How Accurate Is The Crowd?
In this post, we will take a look at how many users, on average, must review a case in order to have high assurance of accuracy using a dataset of skin images, each labeled as with or without psoriasis by a large number of DiagnosUs users. This project was undertaken in collaboration with LEO Pharma’s Innovation lab. The “correct answers” of the dataset are determined by a panel of 2–12 professional dermatologists.
If we take the simple majority vote of all DiagnosUs users across these images and assume that the professional dermatologists are correct, the crowd achieves an accuracy of 97.1% and an AUC of over .99! It also turns out that in most of the problems that our crowd gets “incorrect,” there were fewer dermatologists (usually 2–3) determining the correct answer — suggesting that the crowd may actually be correct on some of these cases.
An Interesting Mathematical Question
How many opinions do we need on a particular image in this dataset to get a reasonable assurance of accuracy?
One approach to answering this question would be to repeatedly take a random sample of n users for each image, perform a simple majority vote, average the results, and then see how the accuracy of this method changes for different values of n. However, randomly sampling n users of the N who rated a particular image many times is relatively computationally expensive. And we would ideally want to sample all of the ways we can choose n of the N users. How do we do this efficiently?
This is where hypergeometric distributions come in. A hypergeometric distribution describes the probability of having k successes (random draws with a specific characteristic) in n draws from a finite population of n objects where k of them have that characteristic total. For example, say we have 100 votes on an image, 60 of which are positive (presence of psoriasis), and we want to know the probability that we will get 3 positive votes if we draw 5 of them at random (without replacement). The answer to this question would be (60 choose 3) * (40 choose 2) / (100 choose 5). This is essentially equivalent to choosing 3 of the 60 positive votes. 2 of the remaining 40 non-positive votes, over the total number of ways to choose 5 out of 100 votes in general. The distribution of these probabilities is the probability mass function (PMF), and the cumulative sum of values of the PMF is called the CDF. For example, we can deterministically express the probability of drawing 3 or less positive votes out of 5 as a CDF.
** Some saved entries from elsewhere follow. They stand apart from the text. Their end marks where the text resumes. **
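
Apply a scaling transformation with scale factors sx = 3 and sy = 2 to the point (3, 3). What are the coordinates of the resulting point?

Scaling matrix:
[[3, 0], [0, 2]]
Result: (3 × 3, 3 × 2) = (9, 6)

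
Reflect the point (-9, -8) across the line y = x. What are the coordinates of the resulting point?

Reflection across line y = x: (-9, -8) → (-8, -9)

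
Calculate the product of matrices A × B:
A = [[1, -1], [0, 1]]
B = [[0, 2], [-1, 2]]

Matrix multiplication:
C[0][0] = 1×0 + -1×-1 = 1
C[0][1] = 1×2 + -1×2 = 0
C[1][0] = 0×0 + 1×-1 = -1
C[1][1] = 0×2 + 1×2 = 2
Result: [[1, 0], [-1, 2]]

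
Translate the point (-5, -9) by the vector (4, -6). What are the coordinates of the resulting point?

Translation by (4, -6) (homogeneous matrix [[1, 0, 4], [0, 1, -6], [0, 0, 1]]):
x' = -5 + 4 = -1
y' = -9 + -6 = -15
Result: (-1, -15)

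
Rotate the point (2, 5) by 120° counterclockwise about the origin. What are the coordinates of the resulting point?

Rotation matrix for 120°: [[cos 120°, -sin 120°], [sin 120°, cos 120°]] ≈ [[-0.500000, -0.866025], [0.866025, -0.500000]]
[[-0.500000, -0.866025], [0.866025, -0.500000]] × [2, 5]ᵀ ≈ [-5.3301, -0.7679]ᵀ
Result: (-5.3301, -0.7679)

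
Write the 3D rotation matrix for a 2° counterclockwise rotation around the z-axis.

Rotation matrix for counterclockwise 2° around z-axis:
cos(2°) = 0.9994, sin(2°) = 0.0349
Result: [[0.9994, -0.0349, 0], [0.0349, 0.9994, 0], [0, 0, 1]]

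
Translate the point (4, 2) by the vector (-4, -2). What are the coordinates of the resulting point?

Translation by (-4, -2) (homogeneous matrix [[1, 0, -4], [0, 1, -2], [0, 0, 1]]):
x' = 4 + -4 = 0
y' = 2 + -2 = 0
Result: (0, 0)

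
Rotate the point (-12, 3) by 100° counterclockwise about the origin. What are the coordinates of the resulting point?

Rotation matrix for 100°: [[cos 100°, -sin 100°], [sin 100°, cos 100°]] ≈ [[-0.173648, -0.984808], [0.984808, -0.173648]]
[[-0.173648, -0.984808], [0.984808, -0.173648]] × [-12, 3]ᵀ ≈ [-0.8706, -12.3386]ᵀ
Result: (-0.8706, -12.3386)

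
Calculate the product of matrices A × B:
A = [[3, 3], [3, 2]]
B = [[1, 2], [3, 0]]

Matrix multiplication:
C[0][0] = 3×1 + 3×3 = 12
C[0][1] = 3×2 + 3×0 = 6
C[1][0] = 3×1 + 2×3 = 9
C[1][1] = 3×2 + 2×0 = 6
Result: [[12, 6], [9, 6]]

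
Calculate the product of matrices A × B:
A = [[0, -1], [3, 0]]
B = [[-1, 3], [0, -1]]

Matrix multiplication:
C[0][0] = 0×-1 + -1×0 = 0
C[0][1] = 0×3 + -1×-1 = 1
C[1][0] = 3×-1 + 0×0 = -3
C[1][1] = 3×3 + 0×-1 = 9
Result: [[0, 1], [-3, 9]]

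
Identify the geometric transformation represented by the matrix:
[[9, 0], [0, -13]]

This matrix represents: non-uniform scaling by sx = 9, sy = -13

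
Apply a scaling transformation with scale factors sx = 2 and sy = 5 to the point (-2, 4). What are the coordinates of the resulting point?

Scaling matrix:
[[2, 0], [0, 5]]
Result: (-2 × 2, 4 × 5) = (-4, 20)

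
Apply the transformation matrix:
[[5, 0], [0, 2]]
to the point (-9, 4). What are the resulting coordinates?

Matrix multiplication:
[[5, 0], [0, 2]] × [-9, 4]ᵀ
= [(5)(-9) + (0)(4), (0)(-9) + (2)(4)]ᵀ
= [-45, 8]ᵀ
Result: (-45, 8)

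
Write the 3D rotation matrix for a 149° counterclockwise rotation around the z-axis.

Rotation matrix for counterclockwise 149° around z-axis:
cos(149°) = -0.8572, sin(149°) = 0.5150
Result: [[-0.8572, -0.5150, 0], [0.5150, -0.8572, 0], [0, 0, 1]]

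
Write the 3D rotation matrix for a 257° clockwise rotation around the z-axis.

Rotation matrix for clockwise 257° around z-axis:
A clockwise rotation by 257° is a counterclockwise rotation by -257°.
cos(-257°) = -0.2250, sin(-257°) = 0.9744
Result: [[-0.2250, -0.9744, 0], [0.9744, -0.2250, 0], [0, 0, 1]]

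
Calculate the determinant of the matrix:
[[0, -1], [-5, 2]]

For a 2×2 matrix [[a, b], [c, d]], det = ad - bc
det = (0)(2) - (-1)(-5) = 0 - 5 = -5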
So, back to our original question. In order to estimate the accuracy of a subset of n users on a particular image, we can use a CDF. SciPy has a built-in function called hypergeom.cdf that computes this relatively quickly. For the case of choosing a subset of n users, we can determine the probability that a majority (majority = (n-1)/2 for an odd value of n) of that subset voted for the correct answer by looking at the total number of users who voted at all, and within that group, who voted correctly. To get the probability that at least the majority voted for the correct answer, we can compute 1-CDF (out of a subset of n users, less than half voted correctly). If we compute this for various odd values of n (1, 3, 5, etc..) we get the following diagram:
It would appear that the accuracy begins to level off at about n = 5 or n = 7, approaching the maximum accuracy of 97.1%. This indicates that we need surprisingly few of our users to obtain a reasonable assurance of accuracy on this dataset. We could also even further improve the accuracy by weighting opinions of individuals according to their skill level.
At Centaur Labs, we are excited to see how the wisdom of the crowds will ultimately improve the ways we make decisions in crucial areas like medicine. We believe that the future of AI will involve intelligent collaboration between humans and computers, as both bring complementary strengths to the table. Ultimately, the diversity of our crowd is our greatest asset.